(Critical Survey of Contemporary Fiction)

With more than thirty books to his credit, Dick Francis has become a mystery writer with few equals. Almost as a matter of course, his novels rise to the top of the best-seller list upon publication. Once a jockey himself, Francis uses horse racing as an anchor for his various plots. In DECIDER, the story revolves around a racecourse that has seen better days. The family that owns the racecourse must come to a decision on what should become of it. Lord Stratton has died and left his heirs at one another’s throats. The narrator, Lee Morris, is a thirty-five-year-old architect who specializes in the restoration of old homes. He and his wife have six sons, and during each restoration, his family is housed inside a double-decker bus that has been made inhabitable. Morris’ mother had been married at one time to one of Lord Stratton’s sons, and Lord Stratton saw fit to include shares in the racecourse in the settlement when the two got divorced.

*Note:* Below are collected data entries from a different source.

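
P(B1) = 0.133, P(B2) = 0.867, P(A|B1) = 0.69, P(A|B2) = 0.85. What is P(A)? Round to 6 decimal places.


P(A) = P(A|B1)*P(B1) + P(A|B2)*P(B2)
P(A|B1)*P(B1) = 0.69 * 0.133 = 0.09177
P(A|B2)*P(B2) = 0.85 * 0.867 = 0.73695
P(A) = 0.09177 + 0.73695 = 0.82872

0.828720


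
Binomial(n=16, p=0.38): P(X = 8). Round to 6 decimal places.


P = C(n,k) * p^k * (1-p)^(n-k)
C(16,8) = 12870
p^k = 0.38^8 ≈ 0.0004347792
(1-p)^(n-k) = 0.62^8 ≈ 0.02183401
P = 12870 * 0.0004347792 * 0.02183401 ≈ 0.122175

0.122175


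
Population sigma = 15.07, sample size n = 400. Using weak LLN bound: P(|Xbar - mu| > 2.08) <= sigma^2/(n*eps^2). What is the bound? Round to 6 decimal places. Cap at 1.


bound = min(1, sigma^2/(n*eps^2))
sigma^2 = 15.07^2 = 227.1049
n*eps^2 = 400 * 2.08^2 = 400 * 4.3264 = 1730.56
sigma^2/(n*eps^2) = 227.1049 / 1730.56 ≈ 0.13123203

0.131232


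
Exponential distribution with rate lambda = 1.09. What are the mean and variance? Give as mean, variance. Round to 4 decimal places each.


mean = 1/lam, var = 1/lam^2
mean = 1 / 1.09 = 100/109 ≈ 0.917431
lam^2 = 1.09^2 = 1.1881
var = 1 / 1.1881 ≈ 0.841680

0.9174, 0.8417


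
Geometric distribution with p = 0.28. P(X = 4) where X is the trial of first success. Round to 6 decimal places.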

Because of a sordid past involving the mistreatment of his mother by her husband at the time, Lee Morris finds himself a stockholder in the Stratton Park Racecourse. Francis has created a devious and sinister brood in the Strattons. The matriarch, Marjorie Stratton, seems to be the only member of the family who is forthright and decent. Morris involves himself in the family argument, since he is a shareholder also and has a right to vote his conscience. Before long, though, he and his sons find their lives threatened—they are in the racecourse’s grandstands when a bomb explodes. Morris is positive that one or more of the Strattons is behind the bombing. With intelligent cunning, Morris pushes toward a resolution. As usual with a Francis mystery, the plot is paced with care. The culprit is dealt with accordingly, and Morris can get back to building and being the best father possible. No Francis mystery would be complete without the proper respect being paid to horses and to horse racing. DECIDER will not disappoint the millions of devoted readers of Francis, and may even win over a few new converts to his particular brand of mystery.